Mon, Aug 30, 2010 Dianne McRae, GA

How do I get my 79 dollars back and stop this from deducting out of my account?

Sat, Aug 21, 2010 Kerri Wisconsin

fastnet learning charged 2.95 for postage and now is charging 79.99 every 15 days using names like web*bzclb and SCAM! BEWARE!

Sat, Jul 31, 2010 Micah Gastineau Indianapolis

I recently noticed that I have been getting charged fraudulantly by both Fastnet Learning and now by profitguru. I ordered info a long time ago for $2.95 and never received the info but am being stolen from by these groups. What do I do?

Thu, Jun 24, 2010 Jim

People who scam people should be thrown in jail or off a bridge. However, the victim has to share some responsibility. To fall for something like that is just plain stupid.
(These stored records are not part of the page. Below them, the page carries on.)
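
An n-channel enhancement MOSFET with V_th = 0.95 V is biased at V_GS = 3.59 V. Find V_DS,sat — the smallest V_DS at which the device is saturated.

The boundary between triode and saturation is V_DS = V_GS − V_th = V_ov.
V_ov = 3.59 − 0.95 = 2.64 V.

V_DS,sat = 2.64 V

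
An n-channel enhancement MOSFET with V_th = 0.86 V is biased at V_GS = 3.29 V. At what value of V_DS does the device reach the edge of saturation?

The boundary between triode and saturation is V_DS = V_GS − V_th = V_ov.
V_ov = 3.29 − 0.86 = 2.43 V.

V_DS,sat = 2.43 V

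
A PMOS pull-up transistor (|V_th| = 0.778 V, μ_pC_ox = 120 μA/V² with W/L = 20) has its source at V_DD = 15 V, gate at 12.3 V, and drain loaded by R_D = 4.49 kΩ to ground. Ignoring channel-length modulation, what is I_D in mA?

I_D = 3.14 mA

V_SG = V_DD − V_G = 15 − 12.3 = 2.7 V, so V_ov = 2.7 − 0.778 = 1.92 V.
k_p = μ_pC_ox · (W/L) = 2.4 mA/V².
Assume saturation: I_D = ½ k_p V_ov² = 0.5 × 2.4 × 1.92² = 4.43 mA, giving V_SD = V_DD − I_D R_D = 15 − 4.43 × 4.49 = -4.9 V.
But -4.9 V < V_ov = 1.92 V, so the device is actually in triode.
In triode I_D = k_p[V_ov V_SD − ½ V_SD²] and I_D = (V_DD − V_SD)/R_D. Equating: 5.39 V_SD² − 21.71 V_SD + 15 = 0, giving V_SD = 0.885 V (the root below V_ov).
I_D = (15 − 0.885) / 4.49 = 3.14 mA.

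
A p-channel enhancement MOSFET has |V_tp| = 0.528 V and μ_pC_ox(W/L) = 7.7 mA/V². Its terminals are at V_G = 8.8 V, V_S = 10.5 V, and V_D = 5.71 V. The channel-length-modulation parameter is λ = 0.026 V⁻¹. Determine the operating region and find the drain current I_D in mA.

Saturation; I_D = 5.95 mA

V_SG = V_S − V_G = 10.5 − 8.8 = 1.7 V; V_SD = V_S − V_D = 10.5 − 5.71 = 4.79 V.
V_ov = V_SG − |V_tp| = 1.7 − 0.528 = 1.17 V.
Since V_SD = 4.79 V ≥ V_ov = 1.17 V, the device is in saturation.
I_D = ½ k_p V_ov² (1 + λ V_SD) = 0.5 × 7.7 × 1.17² × (1 + 0.026 × 4.79) = 5.95 mA.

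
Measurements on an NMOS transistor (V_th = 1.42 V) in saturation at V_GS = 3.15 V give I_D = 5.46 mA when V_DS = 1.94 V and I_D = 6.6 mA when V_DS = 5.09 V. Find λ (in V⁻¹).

With V_GS fixed, I_D ∝ (1 + λ V_DS) in saturation, so I_D2/I_D1 = (1 + λ V_DS2)/(1 + λ V_DS1).
6.6/5.46 = 1.209 = (1 + 5.09 λ)/(1 + 1.94 λ).
Solving: λ (I_D1 V_DS2 − I_D2 V_DS1) = I_D2 − I_D1, so λ = (6.6 − 5.46) / (5.46 × 5.09 − 6.6 × 1.94) = 1.14 / 15 = 0.0761 V⁻¹.

λ = 0.0761 V⁻¹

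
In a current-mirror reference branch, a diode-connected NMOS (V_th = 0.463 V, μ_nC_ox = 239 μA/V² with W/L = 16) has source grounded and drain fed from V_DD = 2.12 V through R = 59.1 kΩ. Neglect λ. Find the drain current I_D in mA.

With gate tied to drain, V_GS = V_DS ≥ V_GS − V_th, so the device is in saturation.
k_n = μ_nC_ox · (W/L) = 3.824 mA/V².
KCL at the drain: ½ k_n (V_GS − V_th)² = (V_DD − V_GS)/R.
Let x = V_GS − 0.463. Then 113 x² + x − 1.657 = 0, giving x = 0.117 V (positive root), so V_GS = 0.58 V.
I_D = (V_DD − V_GS)/R = (2.12 − 0.58) / 59.1 = 0.0261 mA.

I_D = 0.0261 mA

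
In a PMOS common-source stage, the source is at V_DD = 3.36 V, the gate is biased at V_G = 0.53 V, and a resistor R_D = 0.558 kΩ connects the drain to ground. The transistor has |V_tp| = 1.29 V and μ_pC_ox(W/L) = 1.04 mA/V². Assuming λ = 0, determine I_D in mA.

V_SG = V_DD − V_G = 3.36 − 0.53 = 2.83 V, so V_ov = 2.83 − 1.29 = 1.54 V.
Assume saturation: I_D = ½ k_p V_ov² = 0.5 × 1.04 × 1.54² = 1.23 mA, giving V_SD = V_DD − I_D R_D = 3.36 − 1.23 × 0.558 = 2.67 V.
V_SD = 2.67 V ≥ V_ov = 1.54 V, confirming saturation.

I_D = 1.23 mA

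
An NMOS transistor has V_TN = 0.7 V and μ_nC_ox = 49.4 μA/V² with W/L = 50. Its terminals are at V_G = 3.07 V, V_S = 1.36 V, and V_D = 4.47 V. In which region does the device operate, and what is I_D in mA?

Saturation; I_D = 1.26 mA

V_GS = V_G − V_S = 3.07 − 1.36 = 1.71 V; V_DS = V_D − V_S = 4.47 − 1.36 = 3.11 V.
k_n = μ_nC_ox · (W/L) = 2.47 mA/V².
V_ov = V_GS − V_TN = 1.71 − 0.7 = 1.01 V.
Since V_DS = 3.11 V ≥ V_ov = 1.01 V, the device is in saturation.
I_D = ½ k_n V_ov² = 0.5 × 2.47 × 1.01² = 1.26 mA.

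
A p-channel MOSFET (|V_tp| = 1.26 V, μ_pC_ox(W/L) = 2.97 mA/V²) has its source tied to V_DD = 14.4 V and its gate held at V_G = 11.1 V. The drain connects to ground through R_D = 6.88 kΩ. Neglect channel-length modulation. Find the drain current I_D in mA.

I_D = 2.04 mA

V_SG = V_DD − V_G = 14.4 − 11.1 = 3.3 V, so V_ov = 3.3 − 1.26 = 2.04 V.
Assume saturation: I_D = ½ k_p V_ov² = 0.5 × 2.97 × 2.04² = 6.18 mA, giving V_SD = V_DD − I_D R_D = 14.4 − 6.18 × 6.88 = -28.1 V.
But -28.1 V < V_ov = 2.04 V, so the device is actually in triode.
In triode I_D = k_p[V_ov V_SD − ½ V_SD²] and I_D = (V_DD − V_SD)/R_D. Equating: 10.2 V_SD² − 42.68 V_SD + 14.4 = 0, giving V_SD = 0.37 V (the root below V_ov).
I_D = (14.4 − 0.37) / 6.88 = 2.04 mA.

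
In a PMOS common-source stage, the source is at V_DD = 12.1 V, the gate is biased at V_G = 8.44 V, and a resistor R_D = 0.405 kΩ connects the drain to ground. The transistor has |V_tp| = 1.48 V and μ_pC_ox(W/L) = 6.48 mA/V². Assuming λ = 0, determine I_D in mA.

V_SG = V_DD − V_G = 12.1 − 8.44 = 3.66 V, so V_ov = 3.66 − 1.48 = 2.18 V.
Assume saturation: I_D = ½ k_p V_ov² = 0.5 × 6.48 × 2.18² = 15.4 mA, giving V_SD = V_DD − I_D R_D = 12.1 − 15.4 × 0.405 = 5.86 V.
V_SD = 5.86 V ≥ V_ov = 2.18 V, confirming saturation.

I_D = 15.4 mA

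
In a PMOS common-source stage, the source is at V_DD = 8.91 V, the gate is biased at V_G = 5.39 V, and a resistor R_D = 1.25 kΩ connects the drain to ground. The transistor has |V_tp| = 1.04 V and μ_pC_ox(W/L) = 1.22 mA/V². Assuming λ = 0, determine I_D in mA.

V_SG = V_DD − V_G = 8.91 − 5.39 = 3.52 V, so V_ov = 3.52 − 1.04 = 2.48 V.
Assume saturation: I_D = ½ k_p V_ov² = 0.5 × 1.22 × 2.48² = 3.75 mA, giving V_SD = V_DD − I_D R_D = 8.91 − 3.75 × 1.25 = 4.22 V.
V_SD = 4.22 V ≥ V_ov = 2.48 V, confirming saturation.

I_D = 3.75 mA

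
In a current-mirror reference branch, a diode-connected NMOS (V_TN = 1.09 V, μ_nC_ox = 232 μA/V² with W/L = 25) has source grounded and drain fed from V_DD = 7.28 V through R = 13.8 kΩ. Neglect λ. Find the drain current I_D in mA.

I_D = 0.421 mA

With gate tied to drain, V_GS = V_DS ≥ V_GS − V_TN, so the device is in saturation.
k_n = μ_nC_ox · (W/L) = 5.8 mA/V².
KCL at the drain: ½ k_n (V_GS − V_TN)² = (V_DD − V_GS)/R.
Let x = V_GS − 1.09. Then 40 x² + x − 6.19 = 0, giving x = 0.381 V (positive root), so V_GS = 1.47 V.
I_D = (V_DD − V_GS)/R = (7.28 − 1.47) / 13.8 = 0.421 mA.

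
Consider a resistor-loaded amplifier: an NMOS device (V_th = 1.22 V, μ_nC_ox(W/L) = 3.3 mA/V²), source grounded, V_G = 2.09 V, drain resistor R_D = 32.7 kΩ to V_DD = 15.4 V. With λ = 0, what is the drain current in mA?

I_D = 0.465 mA

V_GS = V_G = 2.09 V, so V_ov = 2.09 − 1.22 = 0.87 V.
Assume saturation: I_D = ½ k_n V_ov² = 0.5 × 3.3 × 0.87² = 1.25 mA, giving V_DS = V_DD − I_D R_D = 15.4 − 1.25 × 32.7 = -25.4 V.
But -25.4 V < V_ov = 0.87 V, so the device is actually in triode.
In triode I_D = k_n[V_ov V_DS − ½ V_DS²] and I_D = (V_DD − V_DS)/R_D. Equating: 54 V_DS² − 94.88 V_DS + 15.4 = 0, giving V_DS = 0.181 V (the root below V_ov).
I_D = (15.4 − 0.181) / 32.7 = 0.465 mA.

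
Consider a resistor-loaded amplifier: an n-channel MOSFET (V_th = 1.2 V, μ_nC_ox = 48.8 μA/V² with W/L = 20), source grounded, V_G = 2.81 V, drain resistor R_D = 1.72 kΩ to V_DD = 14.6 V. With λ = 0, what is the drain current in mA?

V_GS = V_G = 2.81 V, so V_ov = 2.81 − 1.2 = 1.61 V.
k_n = μ_nC_ox · (W/L) = 0.976 mA/V².
Assume saturation: I_D = ½ k_n V_ov² = 0.5 × 0.976 × 1.61² = 1.26 mA, giving V_DS = V_DD − I_D R_D = 14.6 − 1.26 × 1.72 = 12.4 V.
V_DS = 12.4 V ≥ V_ov = 1.61 V, confirming saturation.

I_D = 1.26 mA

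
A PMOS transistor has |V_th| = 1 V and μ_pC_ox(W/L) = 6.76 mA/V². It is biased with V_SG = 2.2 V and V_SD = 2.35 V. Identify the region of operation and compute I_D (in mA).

V_ov = V_SG − |V_th| = 2.2 − 1 = 1.2 V.
Since V_SD = 2.35 V ≥ V_ov = 1.2 V, the device is in saturation.
I_D = ½ k_p V_ov² = 0.5 × 6.76 × 1.2² = 4.87 mA.

Saturation; I_D = 4.87 mA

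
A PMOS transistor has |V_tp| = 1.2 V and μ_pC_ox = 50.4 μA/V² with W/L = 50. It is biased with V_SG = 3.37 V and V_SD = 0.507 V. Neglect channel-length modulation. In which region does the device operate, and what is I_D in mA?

k_p = μ_pC_ox · (W/L) = 2.52 mA/V².
V_ov = V_SG − |V_tp| = 3.37 − 1.2 = 2.17 V.
Since V_SD = 0.507 V < V_ov = 2.17 V, the device is in the triode region.
I_D = k_p [V_ov · V_SD − ½ V_SD²] = 2.52 × [2.17 × 0.507 − 0.5 × 0.507²] = 2.45 mA.

Triode; I_D = 2.45 mA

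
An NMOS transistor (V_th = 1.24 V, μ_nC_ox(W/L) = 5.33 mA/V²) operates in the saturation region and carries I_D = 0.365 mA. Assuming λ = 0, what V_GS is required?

V_GS = 1.61 V

In saturation I_D = ½ k_n (V_GS − V_th)², so V_GS − V_th = √(2 I_D / k_n) = √(2 × 0.365 / 5.33) = 0.37 V.
V_GS = 1.24 + 0.37 = 1.61 V.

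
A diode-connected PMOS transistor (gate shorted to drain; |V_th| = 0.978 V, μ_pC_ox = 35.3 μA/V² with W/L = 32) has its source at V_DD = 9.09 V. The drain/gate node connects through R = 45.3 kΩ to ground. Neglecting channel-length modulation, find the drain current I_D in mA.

I_D = 0.167 mA

With gate tied to drain, V_SG = V_SD ≥ V_SG − |V_th|, so the device is in saturation.
k_p = μ_pC_ox · (W/L) = 1.13 mA/V².
KCL at the drain: ½ k_p (V_SG − |V_th|)² = (V_DD − V_SG)/R.
Let x = V_SG − 0.978. Then 25.6 x² + x − 8.112 = 0, giving x = 0.544 V (positive root), so V_SG = 1.52 V.
I_D = (V_DD − V_SG)/R = (9.09 − 1.52) / 45.3 = 0.167 mA.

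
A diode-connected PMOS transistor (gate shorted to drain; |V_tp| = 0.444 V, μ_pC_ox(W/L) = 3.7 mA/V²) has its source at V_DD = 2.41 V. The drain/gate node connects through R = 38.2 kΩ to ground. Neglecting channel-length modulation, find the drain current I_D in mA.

I_D = 0.0473 mA

With gate tied to drain, V_SG = V_SD ≥ V_SG − |V_tp|, so the device is in saturation.
KCL at the drain: ½ k_p (V_SG − |V_tp|)² = (V_DD − V_SG)/R.
Let x = V_SG − 0.444. Then 70.7 x² + x − 1.966 = 0, giving x = 0.16 V (positive root), so V_SG = 0.604 V.
I_D = (V_DD − V_SG)/R = (2.41 − 0.604) / 38.2 = 0.0473 mA.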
Sun, Jun 20, 2010 Allan Carter Florida

Internet scams are getting more all the time. Below is one I see a lot of people fall for: ______________________________ They rip you off for $79.00 per month,no system as they clain,all based on signing up new people, they make their profit off the $79 a month scam. They trick you into signing up for $2.95 postage??? Than automatic charge your card for $79 each month, the $2.95 is to just get your card number.Their Disclaimer say this:11.2 To the fullest extent permitted by law, we shall have no liability to You.